Digital demodulators extract digital data from a carrier signal. Numerous modulation schemes are known to those skilled in the art, and digital demodulators extract digital data using a technique which complements the modulation scheme. Many modulation schemes convey digital data as relative phase relationships between in-phase (I) and in-quadrature (Q) components of the carrier signal. At one instant in time the phase relationship conveys a first digital code, then the phase relationship changes so that at a second instant in time the phase relationship conveys a second digital code. The duration between these instants in time is referred to as a baud interval, baud, symbol interval, or symbol. A digital demodulator needs to identify these instants in time so that the phase relationships may be examined primarily at these instants and not at instants when the phase relationships are transitioning between data codes. If the examination or decision point within the symbols is not held at close to an optimum point, excessive bit error rates may result.
Symbol framing or timing recovery loops typically examine the data codes extracted from the carrier signal and/or other signals derived from the carrier signal to define symbol framing. Conventional timing recovery loops take samples both at decision points within symbols and at zero-crossing points approximately half-way between the decision points. Decision points are adjusted based upon differences between the occurrences of actual zero-crossing points and zero-crossing points which are predicted based upon the current decision points.
Conventional timing recovery loops suffer from numerous problems. Conventional timing recovery loop techniques lead to excessive circuit complexity, particularly when adapted to higher order modulation formats. The excessive complexity leads to increased costs, increased power consumption, and reduced reliability. One factor which leads to excessive complexity is the need to obtain at least two samples per symbol. This requires a digitizer to either operate at twice the symbol rate or include multiple synchronized digitizers. If a digitizer operates at twice the symbol rate, then the demodulator is limited to handling a symbol rate of only one-half the rate supported by the digitizer's processing technology. If multiple synchronized digitizers are used, then difficult and error prone alignment procedures must be performed to precisely synchronize the timing.
Furthermore, the timing of a zero crossing point has only an approximate relationship with an optimum decision point.

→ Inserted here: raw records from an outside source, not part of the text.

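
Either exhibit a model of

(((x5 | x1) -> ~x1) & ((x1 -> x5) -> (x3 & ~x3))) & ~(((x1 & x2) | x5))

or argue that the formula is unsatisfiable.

No satisfying assignment exists.

Case x1 = True: the conjunct (x5 | x1) -> ~x1 becomes (x5 | True) -> ~True = False.
Case x1 = False: the formula simplifies to (x3 & ~x3) & ~x5.
  x3 = True: the conjunct ~x3 is False.
  x3 = False: the conjunct x3 is False.
Both cases fail — unsatisfiable.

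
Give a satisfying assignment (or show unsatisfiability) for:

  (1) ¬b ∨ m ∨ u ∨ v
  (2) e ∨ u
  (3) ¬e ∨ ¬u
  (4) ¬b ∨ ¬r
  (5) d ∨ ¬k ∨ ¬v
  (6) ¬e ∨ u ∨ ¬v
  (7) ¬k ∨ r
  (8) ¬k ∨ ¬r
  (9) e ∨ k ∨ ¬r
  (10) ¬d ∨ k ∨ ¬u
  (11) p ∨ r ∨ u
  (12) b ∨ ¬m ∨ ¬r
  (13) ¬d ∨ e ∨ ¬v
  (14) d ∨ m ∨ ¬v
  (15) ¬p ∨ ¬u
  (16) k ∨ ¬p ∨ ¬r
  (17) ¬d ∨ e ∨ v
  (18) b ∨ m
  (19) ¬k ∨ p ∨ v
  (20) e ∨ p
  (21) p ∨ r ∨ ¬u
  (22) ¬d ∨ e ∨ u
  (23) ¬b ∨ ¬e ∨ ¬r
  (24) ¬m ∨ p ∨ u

Set p = True.
  then (¬p ∨ ¬u) forces u = False.
  then (e ∨ u) forces e = True.
  then (¬e ∨ u ∨ ¬v) forces v = False.
Set r = False.
  then (¬k ∨ r) forces k = False.
Try m = False:
  (¬b ∨ m ∨ u ∨ v) forces b = False.
  clause (b ∨ m) is falsified — backtrack.
So m = True.
Set b = False.
Set d = False.
All clauses satisfied.

p=T; r=F; m=T; b=F; e=T; v=F; k=F; d=F; u=F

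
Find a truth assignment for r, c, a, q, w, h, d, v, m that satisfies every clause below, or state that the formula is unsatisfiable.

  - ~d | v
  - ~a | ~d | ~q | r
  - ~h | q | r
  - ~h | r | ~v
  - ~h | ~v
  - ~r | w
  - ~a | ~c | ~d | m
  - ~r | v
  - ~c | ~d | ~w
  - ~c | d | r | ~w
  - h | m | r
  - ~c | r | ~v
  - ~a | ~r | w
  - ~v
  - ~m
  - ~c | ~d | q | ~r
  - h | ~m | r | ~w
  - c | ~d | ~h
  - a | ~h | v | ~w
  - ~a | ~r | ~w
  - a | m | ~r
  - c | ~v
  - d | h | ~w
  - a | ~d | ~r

Unit clause (~v) forces v = False.
Unit clause (~m) forces m = False.
In (~d | v) only ~d is left, so d = False.
In (~r | v) only ~r is left, so r = False.
In (h | m | r) only h is left, so h = True.
In (~h | q | r) only q is left, so q = True.
Set c = False.
Set a = True.
Set w = False.
All clauses satisfied.

r = False, c = False, a = True, q = True, w = False, h = True, d = False, v = False, m = False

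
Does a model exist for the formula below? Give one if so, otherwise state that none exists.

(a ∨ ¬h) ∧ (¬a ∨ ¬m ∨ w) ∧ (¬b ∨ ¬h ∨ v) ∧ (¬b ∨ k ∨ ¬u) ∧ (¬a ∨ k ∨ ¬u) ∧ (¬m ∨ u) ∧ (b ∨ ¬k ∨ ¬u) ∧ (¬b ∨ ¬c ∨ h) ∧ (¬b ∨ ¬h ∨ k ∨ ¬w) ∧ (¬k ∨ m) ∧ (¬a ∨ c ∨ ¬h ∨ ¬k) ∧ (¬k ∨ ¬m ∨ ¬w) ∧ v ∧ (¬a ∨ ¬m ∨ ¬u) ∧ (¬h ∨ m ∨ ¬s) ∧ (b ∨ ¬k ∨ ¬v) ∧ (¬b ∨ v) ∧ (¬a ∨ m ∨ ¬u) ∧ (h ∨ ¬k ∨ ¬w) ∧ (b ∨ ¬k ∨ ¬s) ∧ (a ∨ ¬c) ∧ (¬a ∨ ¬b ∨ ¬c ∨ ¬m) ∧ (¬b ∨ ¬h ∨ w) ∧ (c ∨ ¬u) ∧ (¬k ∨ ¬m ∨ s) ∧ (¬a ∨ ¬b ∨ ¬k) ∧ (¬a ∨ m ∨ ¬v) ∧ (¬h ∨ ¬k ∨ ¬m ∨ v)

Unit clause (v) forces v = True.
Try a = True:
  (¬a ∨ m ∨ ¬v) forces m = True.
  (¬a ∨ ¬m ∨ w) forces w = True.
  (¬m ∨ u) forces u = True.
  clause (¬a ∨ ¬m ∨ ¬u) is falsified — backtrack.
So a = False.
  then (a ∨ ¬h) forces h = False.
  then (a ∨ ¬c) forces c = False.
  then (c ∨ ¬u) forces u = False.
  then (¬m ∨ u) forces m = False.
  then (¬k ∨ m) forces k = False.
Set w = True.
Set b = True.
Set s = False.
All clauses satisfied.

a = False, w = True, k = False, v = True, b = True, m = False, h = False, c = False, u = False, s = False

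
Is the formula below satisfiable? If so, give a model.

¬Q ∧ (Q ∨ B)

Q: False, B: True

  ¬Q = True
  Q ∨ B = True
Both conjuncts True, so the formula holds.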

A prediction for when a zero crossing point should occur is typically based upon the assumption that the zero crossing point should occur half-way between optimum decision points. This assumption is not precisely correct. Input filtering may distort the timing of zero crossing points so they do not occur precisely half-way between optimum decision points. Consequently, conventional timing recovery loops introduce the errors associated with predicting zero crossing points into the timing of decision points.